Both conditions were met by Appellee.  Appellee communicated when his deployment would inhibit him from appearing and when he would be available to appear through his mother and his drafted request titled “Order to Set Aside Hearing Due to Military Active Duty Overseas.”  The record also contains a written communication as directed by subsection (b)(2).  Even had the requirements not been met under 50 USCS Appx § 522, it was unnecessary since granting a continuance was within the trial court’s discretion.

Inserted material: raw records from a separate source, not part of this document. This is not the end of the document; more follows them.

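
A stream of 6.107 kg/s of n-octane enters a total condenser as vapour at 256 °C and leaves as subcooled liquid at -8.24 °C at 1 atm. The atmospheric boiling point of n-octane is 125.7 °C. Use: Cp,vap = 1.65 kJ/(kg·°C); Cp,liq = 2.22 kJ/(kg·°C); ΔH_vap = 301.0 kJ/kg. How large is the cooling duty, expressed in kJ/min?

Q_c = 298000 kJ/min

vapour 256→125.7 °C: -215 kJ/kg
condensation at 125.7 °C: -301 kJ/kg
liquid 125.7→-8.24 °C: -297.35 kJ/kg
Δh = -215 + -301 + -297.35 = -813.34 kJ/kg
Q = ṁ·Δh = 6.107 kg/s × -813.34 kJ/kg = -4967.1 kJ/s
|Q| = 4967.1 kW = 298020 kJ/min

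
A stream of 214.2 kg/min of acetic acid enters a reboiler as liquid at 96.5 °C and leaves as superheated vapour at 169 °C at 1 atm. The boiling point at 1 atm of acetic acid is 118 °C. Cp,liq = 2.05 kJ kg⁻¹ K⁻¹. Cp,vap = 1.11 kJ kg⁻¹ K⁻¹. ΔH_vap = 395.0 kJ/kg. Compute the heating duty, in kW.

liquid 96.5→118 °C: 44.075 kJ/kg
vaporisation at 118 °C: 395 kJ/kg
vapour 118→169 °C: 56.61 kJ/kg
Δh = 44.075 + 395 + 56.61 = 495.69 kJ/kg
Q = ṁ·Δh = 214.2 kg/min × 495.69 kJ/kg = 106180 kJ/min
|Q| = 1769.6 kW

Q = 1770 kW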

            Given the state of the record, Appellant cannot establish reversible error.  Even had a transcript been provided, it is truly doubtful that Appellant could have shown that the trial court abused its discretion.  It is therefore,

 

            ORDERED that the trial court’s decision is hereby AFFIRMED.

 

DONE AND ORDERED in Chambers, at New Port Richey, Pasco County, Florida this 9th day of August 2011.

 

Original order entered on August 9, 2011 by Circuit Judges Stanley R. Mills, W. Lowell Bray, Jr., and Daniel D. Diskey.